The first recipe, Peach Salsa, is very easy to do and looks so beautiful with the variety of colors!   It would make a wonderful gift.  Your biggest obstacle is cutting up the fruit and veggies.  Once you’ve done that, it’s just a matter of throwing everything into a large pot, like a stockpot or Dutch Oven, and cooking.  After it’s cooked, you’ll fill your jars (which you’ve sterilized either in the dishwasher or by cleaning and filling with boiling water.)  You’ll wipe off the rims, just in case of spillage, and place canning lids and rings on them.  You’ll need to have sterilized the rings and lids as well (after washing, i toss mine into a pot with water and get them to a low boil.)  If you have  a canner, that’s great.  If not, get the largest pot you have and fill it with enough water that, once you submerge your jars, their lids will be covered by an inch of water.  Get the water to a rolling boil and add the jars. After a set time (10 minutes at my altitude; 5 for  very low altitudes and 15 for very  high), your jars have been processed.  I let the jars sit in the canner for an additional 5 minutes after turning off the heat.  When you remove the jars, they’ll need to be placed on a wooden surface or on a towel on a hard suface.  It’s also best to leave them for 24 hours.  If you want your jam/jelly/sauce/etc for later that day, just put some in a bowl or container and refrigerate it until you’re ready to use it.

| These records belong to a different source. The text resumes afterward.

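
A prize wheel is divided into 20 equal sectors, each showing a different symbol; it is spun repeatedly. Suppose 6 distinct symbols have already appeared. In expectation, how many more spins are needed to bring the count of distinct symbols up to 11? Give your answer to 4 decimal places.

From k distinct to k+1 distinct takes on average 20/(20-k) spins.
Sum over k = 6,...,10: E = 20/14 + 20/13 + 20/12 + 20/11 + 20/10 = 8.45188.

8.4519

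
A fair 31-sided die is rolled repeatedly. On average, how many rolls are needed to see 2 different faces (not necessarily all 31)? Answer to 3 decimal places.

2.033

With k distinct faces already seen, the next new one arrives after an expected 31/(31-k) rolls.
Sum over k = 0,...,1: E = 31/31 + 31/30 = 2.0333.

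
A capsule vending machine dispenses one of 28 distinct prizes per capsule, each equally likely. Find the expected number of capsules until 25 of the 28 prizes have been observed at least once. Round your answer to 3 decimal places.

58.627

Going from k to k+1 distinct takes a geometric number of capsules with mean 28/(28-k).
Sum over k = 0,...,24: E = 28/28 + 28/27 + 28/26 + ... + 28/5 + 28/4 = 58.6275.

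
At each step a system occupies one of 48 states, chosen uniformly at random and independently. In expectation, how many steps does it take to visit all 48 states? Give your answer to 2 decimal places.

214.02

After k distinct states have appeared, the next step gives a new one with probability (48-k)/48, so the expected wait for the (k+1)-th is 48/(48-k).
E[T] = 48/48 + 48/47 + 48/46 + ... + 48/2 + 48/1 = 48·H_{48}.
H_{48} = 4.459, so E[T] = 214.022.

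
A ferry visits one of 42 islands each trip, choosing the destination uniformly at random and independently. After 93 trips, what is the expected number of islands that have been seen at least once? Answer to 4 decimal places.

37.5335

For each island, P(seen in 93 trips) = 1 - (41/42)^93 = 0.89366.
By linearity of expectation, E[distinct seen] = 42·(1 - (41/42)^93) = 37.53353.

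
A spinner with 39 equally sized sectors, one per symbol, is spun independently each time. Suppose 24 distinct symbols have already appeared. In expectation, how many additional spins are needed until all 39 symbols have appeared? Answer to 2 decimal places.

129.41

With k distinct symbols already seen, the next new one takes an expected 39/(39-k) spins.
Sum over k = 24,...,38: E = 39/15 + 39/14 + 39/13 + ... + 39/2 + 39/1 = 129.411.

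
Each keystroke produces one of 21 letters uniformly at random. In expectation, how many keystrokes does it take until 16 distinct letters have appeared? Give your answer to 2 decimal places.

28.60

Going from k to k+1 distinct takes a geometric number of keystrokes with mean 21/(21-k).
Sum over k = 0,...,15: E = 21/21 + 21/20 + 21/19 + ... + 21/7 + 21/6 = 28.603.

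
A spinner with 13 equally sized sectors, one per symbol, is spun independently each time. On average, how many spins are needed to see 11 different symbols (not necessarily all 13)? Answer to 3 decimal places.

Going from k to k+1 distinct takes a geometric number of spins with mean 13/(13-k).
Sum over k = 0,...,10: E = 13/13 + 13/12 + 13/11 + ... + 13/4 + 13/3 = 21.8417.

21.842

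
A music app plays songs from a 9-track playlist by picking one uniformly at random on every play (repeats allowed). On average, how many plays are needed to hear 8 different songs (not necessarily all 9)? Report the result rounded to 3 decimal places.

With k distinct songs already seen, the next new one arrives after an expected 9/(9-k) plays.
Sum over k = 0,...,7: E = 9/9 + 9/8 + 9/7 + ... + 9/3 + 9/2 = 16.4607.

16.461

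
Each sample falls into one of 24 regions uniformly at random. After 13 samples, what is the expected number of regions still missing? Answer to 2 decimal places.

13.80

For each region, P(unseen after 13) = (23/24)^13 = 0.575.
By linearity of expectation, E[unseen] = 24·(23/24)^13 = 13.802.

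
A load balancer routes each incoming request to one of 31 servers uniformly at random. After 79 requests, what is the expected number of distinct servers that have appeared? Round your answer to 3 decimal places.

28.675

For each server, P(seen in 79 requests) = 1 - (30/31)^79 = 0.9250.
By linearity of expectation, E[distinct seen] = 31·(1 - (30/31)^79) = 28.6753.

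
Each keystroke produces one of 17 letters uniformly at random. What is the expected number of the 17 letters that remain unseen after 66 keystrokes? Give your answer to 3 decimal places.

For each letter, P(unseen after 66) = (16/17)^66 = 0.0183.
By linearity of expectation, E[unseen] = 17·(16/17)^66 = 0.3110.

0.311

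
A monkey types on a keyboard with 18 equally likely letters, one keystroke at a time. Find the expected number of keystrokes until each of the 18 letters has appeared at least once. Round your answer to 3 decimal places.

The wait to go from k to k+1 distinct letters is geometric with mean 18/(18-k).
E[T] = 18/18 + 18/17 + 18/16 + ... + 18/2 + 18/1 = 18·H_{18}.
H_{18} = 3.4951, so E[T] = 62.9119.

62.912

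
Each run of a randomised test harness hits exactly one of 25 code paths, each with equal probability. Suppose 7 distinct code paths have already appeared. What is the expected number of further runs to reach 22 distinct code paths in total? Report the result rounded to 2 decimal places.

The wait to go from k to k+1 distinct code paths is geometric with mean 25/(25-k).
Sum over k = 7,...,21: E = 25/18 + 25/17 + 25/16 + ... + 25/5 + 25/4 = 41.544.

41.54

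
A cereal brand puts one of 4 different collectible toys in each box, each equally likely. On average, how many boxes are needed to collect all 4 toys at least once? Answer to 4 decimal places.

8.3333

The wait to go from k to k+1 distinct toys is geometric with mean 4/(4-k).
E[T] = 4/4 + 4/3 + 4/2 + 4/1 = 4·H_{4}.
H_{4} = 2.08333, so E[T] = 8.33333.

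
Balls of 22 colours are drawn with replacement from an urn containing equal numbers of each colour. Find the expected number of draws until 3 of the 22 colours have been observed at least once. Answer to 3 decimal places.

With k distinct colours already seen, the next new one arrives after an expected 22/(22-k) draws.
Sum over k = 0,...,2: E = 22/22 + 22/21 + 22/20 = 3.1476.

3.148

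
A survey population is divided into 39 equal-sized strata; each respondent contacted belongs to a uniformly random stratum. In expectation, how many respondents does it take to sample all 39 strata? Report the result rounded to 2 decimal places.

165.89

After k distinct strata have appeared, the next respondent gives a new one with probability (39-k)/39, so the expected wait for the (k+1)-th is 39/(39-k).
E[T] = 39/39 + 39/38 + 39/37 + ... + 39/2 + 39/1 = 39·H_{39}.
H_{39} = 4.254, so E[T] = 165.888.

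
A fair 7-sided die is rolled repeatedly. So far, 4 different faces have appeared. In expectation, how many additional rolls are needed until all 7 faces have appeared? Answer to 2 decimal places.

12.83

The wait to go from k to k+1 distinct faces is geometric with mean 7/(7-k).
Sum over k = 4,...,6: E = 7/3 + 7/2 + 7/1 = 12.833.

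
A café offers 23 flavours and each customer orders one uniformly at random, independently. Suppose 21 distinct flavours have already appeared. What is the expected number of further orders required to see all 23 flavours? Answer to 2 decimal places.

34.50

From k distinct to k+1 distinct takes on average 23/(23-k) orders.
Sum over k = 21,...,22: E = 23/2 + 23/1 = 34.500.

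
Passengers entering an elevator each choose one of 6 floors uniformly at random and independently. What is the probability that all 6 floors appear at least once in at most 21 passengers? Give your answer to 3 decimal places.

0.873

By inclusion–exclusion over which floors are missing,
P(all seen) = Σ_{j=0}^{6} (-1)^j C(6,j)((6-j)/6)^21
= 1.0000 - 0.1304 + 0.0030 - 0.0000 + 0.0000 - 0.0000 + 0.0000
= 0.8726.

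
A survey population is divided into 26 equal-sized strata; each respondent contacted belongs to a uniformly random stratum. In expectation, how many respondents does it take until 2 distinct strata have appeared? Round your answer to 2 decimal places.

2.04

With k distinct strata already seen, the next new one arrives after an expected 26/(26-k) respondents.
Sum over k = 0,...,1: E = 26/26 + 26/25 = 2.040.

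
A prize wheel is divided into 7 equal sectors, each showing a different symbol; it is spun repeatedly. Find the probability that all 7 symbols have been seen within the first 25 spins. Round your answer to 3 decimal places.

Let A_i be the event that symbol i is missing after 25 spins. By inclusion–exclusion on the A_i,
P(all seen) = Σ_{j=0}^{7} (-1)^j C(7,j)((7-j)/7)^25
= 1.0000 - 0.1484 + 0.0047 - 0.0000 + 0.0000 - 0.0000 + 0.0000 - 0.0000
= 0.8562.

0.856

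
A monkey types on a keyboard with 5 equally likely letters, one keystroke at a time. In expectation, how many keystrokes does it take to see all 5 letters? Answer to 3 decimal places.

11.417

After k distinct letters have appeared, the next keystroke gives a new one with probability (5-k)/5, so the expected wait for the (k+1)-th is 5/(5-k).
E[T] = 5/5 + 5/4 + 5/3 + 5/2 + 5/1 = 5·H_{5}.
H_{5} = 2.2833, so E[T] = 11.4167.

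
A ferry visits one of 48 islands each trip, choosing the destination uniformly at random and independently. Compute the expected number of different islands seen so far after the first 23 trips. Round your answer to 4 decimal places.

For each island, P(seen in 23 trips) = 1 - (47/48)^23 = 0.38383.
By linearity of expectation, E[distinct seen] = 48·(1 - (47/48)^23) = 18.42372.

18.4237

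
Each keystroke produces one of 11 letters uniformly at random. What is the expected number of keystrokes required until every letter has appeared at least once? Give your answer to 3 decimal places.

After k distinct letters have appeared, the next keystroke gives a new one with probability (11-k)/11, so the expected wait for the (k+1)-th is 11/(11-k).
E[T] = 11/11 + 11/10 + 11/9 + ... + 11/2 + 11/1 = 11·H_{11}.
H_{11} = 3.0199, so E[T] = 33.2187.

33.219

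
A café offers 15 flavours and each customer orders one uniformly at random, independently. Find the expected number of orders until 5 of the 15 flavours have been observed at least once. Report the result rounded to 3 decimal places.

5.839

Going from k to k+1 distinct takes a geometric number of orders with mean 15/(15-k).
Sum over k = 0,...,4: E = 15/15 + 15/14 + 15/13 + 15/12 + 15/11 = 5.8389.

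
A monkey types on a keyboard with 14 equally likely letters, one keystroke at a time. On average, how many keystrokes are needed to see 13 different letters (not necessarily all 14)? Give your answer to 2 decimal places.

With k distinct letters already seen, the next new one arrives after an expected 14/(14-k) keystrokes.
Sum over k = 0,...,12: E = 14/14 + 14/13 + 14/12 + ... + 14/3 + 14/2 = 31.522.

31.52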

It may sound a little daunting but i promise with these two recipes, you’ll get the hang of it in no time!  I’m rooting for you!  And if you don’t want to try the whole canning bit but do want to try the recipes, skip the pectin in the Raspberry Chipotle Sauce and just scale back the ingredients to make a batch that is more manageable for you.

Peach Salsa

6 cups peaches, diced

1 1/4 cup red onion, chopped

4 jalapeno, chopped

1 red pepper, chopped

1/2 cup cilantro, chopped

1/2 cup white vinegar

2 Tbs honey

3 cloves of garlic, minced

2 tsp. cumin

1/2 tsp. cayenne

Simmer ingredients together for 5 minutes.  Pack into jars and process in water bath for 10 minutes.

Raspberry Chipotle Sauce

5 cups mashed raspberries

2 tsp garlic

2 Tbs. chipotles in adobo sauce (can be found in cans in the Hispanic section of the grocery store)

1/3 cup red wine vinegar

3 cups sugar/Splenda/other sugar substitutes  (I did half and half)

1 box fruit pectin

Crush berries.  Puree chipotle peppers with garlic and vinegar.  Mix pectin with 1/4 cup of the sugar (this helps keep the pectin from clumping when added.)  Mix berries, chipotle mixture and pectin in a large pot.  Cook on medium-high to high heat until it reaches a full boil.  Add remaining sugar and boil for 1 minute.  Remove from heat.  Fill jars with sauce and process in a water bath for 10 minutes.

*Note:  This does have a bite to it, which i think is wonderful, but if you like things a little less hot, you might cut back a little on the chipotle.  Also, if you’re unable to get raspberries locally, you could try frozen berries or substitute fresh strawberries.